What they learned was – Sister and Brother Thompson love us, sharing time is long, and moving up to big kid primary is a lot like getting kicked out of the Garden of Eden. One week you’re playing with cars and trucks and snacking it up in luxury, and the next you get to follow up sacrament meeting with an hour sitting in hard chairs in a huge room full of big people, followed by another hour orbiting hard chairs in a prison cell with two crazy dancing grownups waving pictures from the gospel art picture kit. HUZZAH! By the sweat of their brows, indeed. Big kid primary is hard work. For everyone.

And it’s a big change from the Young Women organization, where I’ve been serving for the past six years. I like to think of it as mini Relief Society, only better. You get to teach them the gospel and they actually learn it. There’s something amazing about being part of their lives right at the time that they’re deciding who they are and what they really believe. Also, in the Mia Maid class, the girls are loving and sweet and they notice everything about you.

“Sister Thompson! Did you do something different with your hair? I love it! That is the cutest dress. Where did you get it? OhMyGoshYourEarringsAreSoFUN!”

In primary they notice things about you too.

Halfway through sharing time I noticed one little boy staring up at me intently. He was stroking the hair on my arm.

“Sister Thompson?” he asked.

“Yes, honey?”

“Why do you have so much hair on your arms?”

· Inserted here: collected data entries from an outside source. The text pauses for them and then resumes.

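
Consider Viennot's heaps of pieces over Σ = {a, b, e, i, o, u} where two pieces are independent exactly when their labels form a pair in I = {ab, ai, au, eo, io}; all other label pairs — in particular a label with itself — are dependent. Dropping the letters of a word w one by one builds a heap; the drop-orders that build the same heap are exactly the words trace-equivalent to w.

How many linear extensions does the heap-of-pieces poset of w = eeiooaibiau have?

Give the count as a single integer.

drop 0:e onto floor
drop 1:e onto {0:e}
drop 2:i onto {1:e}
drop 3:o onto floor
drop 4:o onto {3:o}
drop 5:a onto {1:e, 4:o}
drop 6:i onto {2:i}
drop 7:b onto {4:o, 6:i}
drop 8:i onto {7:b}
drop 9:a onto {5:a}
drop 10:u onto {8:i}
ground layer = {0:e, 3:o}
drop-orders for the pieces not yet dropped (sum over which currently-grounded one goes next):
  1 to go: {9} 1  {10} 1
  2 to go: {5,9} 1  {8,10} 1  {9,10} 2
  3 to go: {5,9,10} 3  {7,8,10} 1  {8,9,10} 3
  4 to go: {5,8,9,10} 6  {6,7,8,10} 1  {7,8,9,10} 4
  5 to go: {2,6,7,8,10} 1  {5,7,8,9,10} 10  {6,7,8,9,10} 5
  6 to go: {2,6,7,8,9,10} 6  {4,5,7,8,9,10} 10  {5,6,7,8,9,10} 15
  7 to go: {2,5,6,7,8,9,10} 21  {3,4,5,7,8,9,10} 10  {4,5,6,7,8,9,10} 25
  8 to go: {1,2,5,6,7,8,9,10} 21  {2,4,5,6,7,8,9,10} 46  {3,4,5,6,7,8,9,10} 35
  9 to go: {0,1,2,5,6,7,8,9,10} 21  {1,2,4,5,6,7,8,9,10} 67  {2,3,4,5,6,7,8,9,10} 81
  if 0:e drops first: 148 orders
  if 3:o drops first: 88 orders
heap linearizations: 236

236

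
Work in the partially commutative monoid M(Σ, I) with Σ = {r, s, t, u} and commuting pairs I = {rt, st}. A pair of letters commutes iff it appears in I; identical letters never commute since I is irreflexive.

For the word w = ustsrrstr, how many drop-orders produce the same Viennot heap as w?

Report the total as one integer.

drop 0:u onto floor
drop 1:s onto {0:u}
drop 2:t onto {0:u}
drop 3:s onto {1:s}
drop 4:r onto {3:s}
drop 5:r onto {4:r}
drop 6:s onto {5:r}
drop 7:t onto {2:t}
drop 8:r onto {6:s}
ground layer = {0:u}
drop-orders for the pieces not yet dropped (sum over which currently-grounded one goes next):
  1 to go: {7} 1  {8} 1
  2 to go: {2,7} 1  {6,8} 1  {7,8} 2
  3 to go: {2,7,8} 3  {5,6,8} 1  {6,7,8} 3
  4 to go: {2,6,7,8} 6  {4,5,6,8} 1  {5,6,7,8} 4
  5 to go: {2,5,6,7,8} 10  {3,4,5,6,8} 1  {4,5,6,7,8} 5
  6 to go: {1,3,4,5,6,8} 1  {2,4,5,6,7,8} 15  {3,4,5,6,7,8} 6
  7 to go: {1,3,4,5,6,7,8} 7  {2,3,4,5,6,7,8} 21
  if 0:u drops first: 28 orders

28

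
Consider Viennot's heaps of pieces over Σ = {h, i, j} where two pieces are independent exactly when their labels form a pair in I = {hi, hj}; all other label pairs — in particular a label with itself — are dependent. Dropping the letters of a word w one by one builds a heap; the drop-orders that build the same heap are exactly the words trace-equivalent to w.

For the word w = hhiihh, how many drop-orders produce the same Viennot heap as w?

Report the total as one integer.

15

0(h) covers ∅
1(h) covers 0:h
2(i) covers ∅
3(i) covers 2:i
4(h) covers 1:h
5(h) covers 4:h
floor of heap: 0:h, 2:i
completions by unplaced set U, small U first (add the entries for U minus each lowest piece of U):
  |U|=1: {3}:1  {5}:1
  |U|=2: {2,3}:1  {3,5}:2  {4,5}:1
  |U|=3: {1,4,5}:1  {2,3,5}:3  {3,4,5}:3
  |U|=4: {0,1,4,5}:1  {1,3,4,5}:4  {2,3,4,5}:6
  start at 0(h): 10
  start at 2(i): 5
sum over floor = 15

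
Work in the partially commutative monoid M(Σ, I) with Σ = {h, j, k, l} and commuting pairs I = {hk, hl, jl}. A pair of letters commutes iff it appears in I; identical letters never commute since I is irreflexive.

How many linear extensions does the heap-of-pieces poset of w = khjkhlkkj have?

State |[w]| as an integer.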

“It keeps me warm, I guess.” He looked unconvinced, squinting his eyes suspiciously.

“No. I think it’s because you’re gonna grow up to be a daddy.” He then reached down and plucked one of the hairs from my arm. And then another. I didn’t scream. I didn’t even tear up.

With the Young Women, I’m a fashion maven. In sunbeams, I’m a Yeti with man arms. Oh, how far we fall.

The class pretty much ate us for lunch. There was crying, yelling, jungle-gyming it all over the chairs, kids lying on the floor moaning, refusing to participate. It was amazing.

But I refuse to give in. Dan and I brought our four man-arms home, rolled up our sleeves and got to work. We have a plan. We have activities. We have stories. We have cheddar bunnies, and scarves that can be used for dancing or tying people to chairs. We spent this Saturday night preparing and packing the bag and then repreparing and then repacking the bag. We were almost ready.

And then I remembered that I’d planned on printing out pictures we’d taken of each of the kids to use in our lesson tomorrow. So, I pulled them up in Photoshop and…

Look at their FACES! Look again. For realz. I cannot stand the cuteness. It cannot be stood for.

Yes. I have the best calling. Ever. Sunday may be total chaos and the only thing they learn might be that we love them. But that’s okay. We will sing and play and look into those little faces and know that we’re doing a good work. And we will wear long sleeves. And carry hand sanitizer.